Wednesday, July 6, 2011

32

Gungrave






Grade: C
Studio: Madhouse (Death Note, Trigun)
Writer: Yousuke Kuroda (Trigun screenplay)
Genre: Crime, Sci Fi
First complete run: 2003-2004
Regular episodes: 26









I'm not sure what I expected from an anime based on a video game. The game is a third-person shooter, so I guess I thought the anime would be a good old-fashioned shoot-em-up. The show's plot seemed interesting enough. It follows two street thugs, Harry and Brandon, as they work their way up through the ranks of a crime syndicate called Millennion. The show takes place in an early 20th century fictional town full of tommy guns, hitmen, and lawlessness. It's a show about ambition, power, and life on the streets. As the series opens, we learn that Brandon has been betrayed by Harry and subsequently resurrected, hunting and literally living for revenge. Brandon version two, who becomes known as "Beyond the Grave," giving the show its name, is the protagonist of the eponymous video game. It sounded like a recipe for vicarious run-and-gun action. Boy, was I mistaken.

Beyond the Grave is quickly introduced in the first episode of Gungrave, then disappears as the show flashes back to Harry and Brandon's youth together. The burly gentleman on the cover who looks like he's ready to kill vanishes forever in favor of a pair of very unremarkable street thugs. Harry and Brandon, as they are for the vast majority of the anime, are not interesting at all. And there's basically no action. Most of the anime very dully plots their advancement through the ranks of Millennion, featuring boring dialogue and petty crime. Two thirds of the way through the anime, the plot gets a little bit more complex and engaging, but only slightly. By that point, to be honest, you'll just be ready for both of the protagonists to die and get it over with. The animation, script, and score are absolutely commonplace. Seen better, could practically write better, I fell asleep in front my of computer screen.

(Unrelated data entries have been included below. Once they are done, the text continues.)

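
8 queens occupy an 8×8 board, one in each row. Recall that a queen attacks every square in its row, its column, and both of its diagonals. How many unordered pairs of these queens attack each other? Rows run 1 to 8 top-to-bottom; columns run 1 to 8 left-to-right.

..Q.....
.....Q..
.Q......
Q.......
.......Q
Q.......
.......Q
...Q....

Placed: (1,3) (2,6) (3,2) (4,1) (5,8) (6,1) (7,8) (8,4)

Same column: (4,1)–(6,1) (column 1); (5,8)–(7,8) (column 8).
Same diagonal: (3,2)–(4,1) (|3−4| = |2−1| = 1).
Total attacking pairs: 3.

3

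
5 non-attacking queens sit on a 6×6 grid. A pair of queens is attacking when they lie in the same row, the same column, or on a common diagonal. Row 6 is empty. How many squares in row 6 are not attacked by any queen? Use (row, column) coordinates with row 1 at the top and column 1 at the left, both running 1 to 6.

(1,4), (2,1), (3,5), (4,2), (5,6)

1

(1,4) attacks row 6 at column 4.
(2,1) attacks row 6 at column 1 and diagonals 5.
(3,5) attacks row 6 at column 5 and diagonals 2.
(4,2) attacks row 6 at column 2 and diagonals 4.
(5,6) attacks row 6 at column 6 and diagonals 5.
Attacked columns: {1, 2, 4, 5, 6}. Safe: {3}.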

Now here's the catch. Maybe 3 episodes before the end, Gungrave gets pretty good. It takes most of the anime for the flashback to catch up to the original story from the pilot. Which means Brandon is only truly Brandon for a tiny portion of the anime. Far from being a televised version of the video game's action, the show is almost a prequel to it. And by the end, you're about to pretend like you are in the game and take a gun to the tv. Snore. Gungrave contributes nothing to the anime genre that hasn't been done twenty times better already.